ようやく、散歩するのが心地よい季節になった。運動会の朝や放課後の曲がり角で感じていた風を浴びながら歩く道はいつの間にかビルに囲まれ、そんな中でふと届く湿った草木のにおいにこそ記憶が刻まれていることを知った。


人間という生き物について考える時間が多くなった。生活という連続した時間の無意識の中で何を考え、どう行動し、どんな顔をしながら生きているのか。どういう環境が人をどう育て、どんな連鎖を生むのか。そんな当たり前に改めて向き合うということは至ってシンプルで、それでいて本当に難しい。それでも頭を必死に回し続けている。



5月に入り、本格的に舞台稽古が始まった。

月末に待つのは「体育教師たちの憂鬱」という舞台だ。その中で私は櫛田という女子高生を演じるのだが、正直なところ、いまだ彼女のことを理解しきれていないのだと痛感する毎日だ。

今回の脚本演出である金さんこと金沢知樹さんはいつも「誰かになろうとするな。自分でいけ。」と言う。つまり、自分だったらどうするか、どう感情が動き、どういう行動に出るのか。そういう当たり前をすればいいだけのことだというのだ。

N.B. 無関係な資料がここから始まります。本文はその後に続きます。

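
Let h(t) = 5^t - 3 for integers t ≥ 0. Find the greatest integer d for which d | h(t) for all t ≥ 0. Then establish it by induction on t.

d = 2

Computing the first values: h(0) = -2 and h(1) = 2; gcd(-2, 2) = 2, so d ≤ 2.
We prove 2 | 5^t - 3 for all t ≥ 0 by induction on t.
Base case (t = 0): h(0) = -2 = 2·(-1), so 2 | h(0).
Inductive step: assume the claim holds for t = r, i.e. 2 | h(r). Then
h(r+1) = 5^(r+1) - 3 = 5·(5^r - 3) + 12 = 5·h(r) + 12. The first term is divisible by 2 by the inductive hypothesis, and 12 is divisible by 2. Hence 2 | h(r+1).
By induction, the statement is established for all t ≥ 0.
Therefore the largest such d is 2.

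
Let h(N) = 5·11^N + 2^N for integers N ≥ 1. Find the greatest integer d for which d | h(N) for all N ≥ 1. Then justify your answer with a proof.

Computing the first values: h(1) = 57 and h(2) = 609; gcd(57, 609) = 3, so d ≤ 3.
We prove 3 | 5·11^N + 2^N for all N ≥ 1 by induction on N.
Base case (N = 1): h(1) = 57 = 3·(19), so 3 | h(1).
Inductive step: suppose the statement holds for some k ≥ 1, i.e. 3 | h(k). Then
h(k+1) − 11·h(k) = (5·11^(k+1) + 2^(k+1)) − 11·(5·11^k + 2^k) = (1)·2^k·(2 − 11) = (-9)·2^k. Since 3 | h(k) by the inductive hypothesis, 3 | 11·h(k); and 3 | -9 since -9 = 3·-3. Therefore 3 | h(k+1).
By induction, the statement is established for all N ≥ 1.
Therefore the largest such d is 3.

d = 3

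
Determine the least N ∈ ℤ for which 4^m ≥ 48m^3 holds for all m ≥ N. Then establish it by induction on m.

N = 8

At m = 7: 16384 < 16464, so the inequality fails and N ≥ 8. We prove 4^m ≥ 48m^3 for all m ≥ 8.
When m = 8: 4^m = 65536 and 48m^3 = 24576, so 65536 ≥ 24576.
Inductive step: assume the claim holds for m = p, so 4^p ≥ 48p^3.
Then 4^(p + 1) = 4·(4^p) ≥ 4·(48p^3).
Also, for p ≥ 8 we have 4·(48p^3) ≥ 48(p+1)^3, since 4 ≥ (1 + 1/p)^3 for all p ≥ 8.
Combining, 4^(p + 1) ≥ 48(p+1)^3.
By the principle of mathematical induction, the result holds for all m ≥ 8.
Hence the smallest such N is 8.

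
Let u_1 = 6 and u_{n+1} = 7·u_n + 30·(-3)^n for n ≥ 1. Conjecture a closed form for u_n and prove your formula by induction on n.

Computing the first terms: u_1 = 6, u_2 = -48, u_3 = -66. This suggests u_n = (-3)^(n + 1) - 3·7^(n - 1).
For the base case n = 1: the formula gives 6 = 6 = u_1.
Inductive step: assume the claim holds for n = i, so u_i = (-3)^(i + 1) - 3·7^(i - 1).
Then u_{i+1} = 7·u_i + 30·(-3)^i = 7·((-3)^(i + 1) - 3·7^(i - 1)) + 30·(-3)^i = (-3)^(i + 2) - 3·7^i = (-3)^((i+1) + 1) - 3·7^((i+1) - 1),
which is the claimed formula at n = i+1.
This completes the induction.

u_n = (-3)^(n + 1) - 3·7^(n - 1)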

これが本当に簡単で、本当に難しい。誰かのことを自分のことのように考えるのは簡単でも、自分のこととして考えるというのは、私はとても難しい。


そんな日々の帰り道は、新しいクラスに馴染めたようでどこか無理をしていた小学生の頃に似ている。自分に欠けているさまざまな性質を思い知らせるように、虚しい穴に風が通り抜ける。


だけど、わかりたいと思う。

私の人生から生まれる彼女の人生を。

夜の公園のベンチに寝転び、問いかける。

あなたはどんな気持ちで、どんな毎日を送ってきたのかと。心地良くも冷たくもあるこの風は、あなたにとってはどんな風なのだろう。答えは私の中にあって、だけどそれはきっと私も知らない私なのだ。

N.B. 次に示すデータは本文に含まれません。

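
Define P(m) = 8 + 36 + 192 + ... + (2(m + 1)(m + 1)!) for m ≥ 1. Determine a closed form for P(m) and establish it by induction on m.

We claim P(m) = 2(m + 2)! - 4 for all m ≥ 1.
Base step (m = 1): P(1) = 8, and the closed form gives 8. They agree.
Inductive step: suppose the statement holds for some r ≥ 1, so P(r) = 2(r + 2)! - 4.
Then P(r+1) = P(r) + (2(r + 2)(r + 2)!) = (2(r + 2)! - 4) + (2(r + 2)(r + 2)!).
Simplifying, P(r+1) = 2((r+1) + 2)! - 4,
which is the closed form with m = r+1.
By induction, the statement is established for all m ≥ 1.

P(m) = 2(m + 2)! - 4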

そんな自分と出会うことは、とても恐ろしいことだと思う。いつもの自分なら何も難しいことはなく、きっとそれで今までだってやってこれたのだけれど、今度は違う。鍵を開けたり重い蓋を取ったり瘡蓋を剥がしたりしてようやく出会うことができるのだから。だけど、それは嘘をついたり作ったり、無理をするということじゃない。だって私は、彼女が私に似ていることを知っている。私が取らない選択を取ってきた、私が歩くかもしれなかった人生なのだと分かっている。それは、紛れもなく私なのだ。



私は隠し事の多い人間だ。

嘘がつけないくせに、すべて見せることに強い躊躇いがある。姑息に隠そうと、上手くつけもしない嘘をつく。そうやって生きてきたことを最近知った。だから自分にすら見えないままなのだろう。

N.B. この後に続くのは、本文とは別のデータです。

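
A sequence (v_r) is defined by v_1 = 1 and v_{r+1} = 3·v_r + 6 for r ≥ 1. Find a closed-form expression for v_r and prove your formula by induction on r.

v_r = 4·3^(r - 1) - 3

Computing the first terms: v_1 = 1, v_2 = 9, v_3 = 33. This suggests v_r = 4·3^(r - 1) - 3.
For the base case r = 1: the formula gives 1 = 1 = v_1.
For the inductive step, assume it holds for an arbitrary p ≥ 1, so v_p = 4·3^(p - 1) - 3.
Then v_{p+1} = 3·v_p + 6 = 3·(4·3^(p - 1) - 3) + 6 = 4·3^p - 3 = 4·3^((p+1) - 1) - 3,
which is the claimed formula at r = p+1.
By induction, the statement is established for all r ≥ 1.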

だけど、彼女が嘘をつかずに生きるためには、私がいま向き合うしかないのだ。草木の中に閉じ込めた記憶から、ひとつひとつ拾い集めるしかないのだ。それを集めた私を、私も楽しみにしている。


あっという間に時は過ぎる。

すこし前には凍えたベンチも、今では青々とした桜の木の下で程よく身体を冷やしてくれる。

夏はすぐそこだ。

その入り口で、彼女はきっと待っている。


迎えに行けるのは私だけなのだと、

今日も風を逃さず、当たり前を歩いていく。